Despite the show's problems, it benefits from very talented cast. Blickenstaff takes a stubborn, half-comatose character and pours a wrath into her songs that makes everyone pay attention. Sheppard progresses from a carefree child to a lost victim to an advocate for change with authenticity. McLeod is riveting in their frenzy towards their character's girlfriend/not girlfriend and unleashes in "You Oughta Know" all the pain they have probably bottled up for years as a non-binary "embarrassment" to their ultra-religious mother.
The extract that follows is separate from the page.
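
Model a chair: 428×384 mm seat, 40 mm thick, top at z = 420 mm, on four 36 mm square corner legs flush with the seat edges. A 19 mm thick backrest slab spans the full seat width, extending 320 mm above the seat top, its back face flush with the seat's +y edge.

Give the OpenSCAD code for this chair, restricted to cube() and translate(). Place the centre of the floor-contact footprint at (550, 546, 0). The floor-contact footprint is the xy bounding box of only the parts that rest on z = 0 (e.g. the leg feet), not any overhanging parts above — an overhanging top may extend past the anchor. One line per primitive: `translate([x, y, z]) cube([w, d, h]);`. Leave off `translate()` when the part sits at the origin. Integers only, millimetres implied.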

Paulus, always an inventive director, pulls out some clever touches, including rewinding an entire scene visually for a song to represent Mary Jane's drug stupor. With choreographer Sidi Larbi Cherkaoui, Paulus leads the cast in carousel movements with their desks on rollers. The furniture often interacts with the ensemble as aspects of the choreography. They also use a modern dancer Ena VanElslander to represent both Bella disconnecting from her rape in Predator" and Mary Jane's monkey on her back in Uninvited'' — to enthralling effect.
Many an adolescent-to-young-adult in the summer of 1995 slapped in the CD of Morissette's Jagged Little Pill after every little breakup, lowered the windows, and cranked "You Oughta Know" at full blast. It was the battle cry of the summer for every displaced lover. Something so vital has been shamefully turned into something pedestrian. It feels like drifting in and out during a movie marathon on Lifetime. Audiences deserve a stronger prescription than this Jagged Little Pill.